In Allianz Australia Insurance Ltd v Inglis  WASCA 25, the WA Court of Appeal clarified the meaning of 'act' in s54 of the Insurance Contracts Act 1984 and reminded us how to construe insurance contracts.
- Section 54(1) of the Insurance Contracts Act 1984 prevents an insurer from refusing indemnity solely on the basis of an act of the insured or another person which occurs after the inception of the policy.
- In this context, 'act' means something done or being done by a person. It does not include a state of affairs or the description of a relationship. 'Normally living with' another person is not an act.
- The general principles of contractual construction apply to insurance contracts and there is no general rule that exclusion clauses are to be construed strictly or narrowly, absent ambiguity.
Stephen Sweeney drove a mower into Georgia Inglis, injuring her seriously.
Georgia Inglis sued Stephen Sweeney and his parents in the WA District Court. The Sweeneys then sued Georgia's father and brother, Stuart and James Inglis, claiming an indemnity, alternatively a contribution, on the basis that their negligence had caused Georgia's injuries.
Stuart and James Inglis sought indemnity under the legal liability section of their home insurance policy, which covered them for legal liability to pay compensation in respect of bodily injury occurring during the policy period.

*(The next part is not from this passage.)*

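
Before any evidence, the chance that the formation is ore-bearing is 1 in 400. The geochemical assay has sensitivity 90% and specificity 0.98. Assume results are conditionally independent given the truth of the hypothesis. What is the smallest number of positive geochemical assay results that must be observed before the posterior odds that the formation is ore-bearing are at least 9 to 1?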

Allianz declined indemnity on the basis of an exclusion in the policy that provided, "We will not cover your legal liability for injury to any person who normally lives with you".
WA District Court decision
The WA District Court found that Georgia Inglis was a person who normally lived with Stuart and James Inglis within the meaning of the exclusion. However, that fact was an 'act' for the purposes of s54(1) of the ICA which (in the absence of any prejudice) prevented the insurer from declining cover.
WA Court of Appeal decision
The Court of Appeal considered several issues but it was its interpretation of 'act' under s54(1) that effectively disposed of the appeal. The court held that living with another person is not an 'act', but a 'state of affairs' or a 'description of a relationship'. Here, the facts depended on an inference to be drawn from the conduct of all relevant persons over an extended period of time and did not depend on a single act of a particular person on the relevant day. So they could not amount to an 'act' within the meaning of s 54(1).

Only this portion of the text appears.